The shares traded at HK$19.32 ($2.48), compared to the $HK17.58 price in the IPO that sold 452.87 million shares.
Hong Kong’s Hang Seng Index was down 0.40% in early trading on Friday while the Hang Seng Tech Index was up 0.17%.
Chinese fintech companies have come under greater scrutiny from mainland regulators since a $37 billion IPO of Ant Group was shelved in November.
But Linklogis would not be affected much by that, some analysts said.
“I don’t think regulation is as much of a worry as the company mainly caters to institutions and isn’t consumer (retail) facing which is where the bulk of the regulatory oversight has come in,” said Sumeet Singh, Aequitas Research director, who publishes on Smartkarma.

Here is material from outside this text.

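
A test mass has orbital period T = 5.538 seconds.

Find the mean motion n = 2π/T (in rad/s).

n = 2π / T.
n = 2π / 5.538 s ≈ 1.135 rad/s.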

Linklogis, which specialises in supply chain finance, priced its shares at the mid point of the range of HK$16.28 to $HK18.28 flagged when the IPO launched on March 26.
The retail portion of the IPO was oversubscribed 98.46 times while the institutional tranche was covered 14.8 times, according to the company.
Linklogis is also part of a consortium that has been granted a Singapore wholesale digital bank licence that is due to launch in 2022.